Nice store Tony! I agree that Superstore is a proper title and I like the idea that you plan to have machines in stock when the box stores don't. That plus I'm sure your parts dept is top notch will always be worth more to an educated customer than saving $20 and getting a machine put together by an amature at HD. I just wish you were closer than NC!:thumbsup:


----------



## amicks (Sep 16, 2003)

Thank Joe for the compliments. And by the way you can't buy it for less because we have a low price guarantee and we shop prices to make sure our price is always low. If a customer wants to buy from us and finds a better price, we'll match it plus also give an unmatched level of service. The word guarantee means "To make certain" , so it is our responsibility to keep prices low. If a manufacturer will not sell to us so we can be profitable and maintain our policy then we have to decide it the product is worth selling or not.

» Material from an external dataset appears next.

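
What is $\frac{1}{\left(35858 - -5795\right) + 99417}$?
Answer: $\frac{1}{141070} \approx 7.0887 \cdot 10^{-6}$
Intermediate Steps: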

The hardest thing I try to relay to customers is that our prices are low no matter what the box stores want you to believe.


----------



## Michael (Sep 16, 2003)

Hey Amicks I think it is great that Snapper has finally expanded its fine product line and that the parent company has not degraded the fine Snapper name doing it. My father had a Snapper rer for over 30 years and it never quit and is still running today on my younger brothers farm back in Iowa. This rider is at least 40 years old, I just cannot remember the model number. I left home in 1974 and only visit once every 4 to 5 years.


----------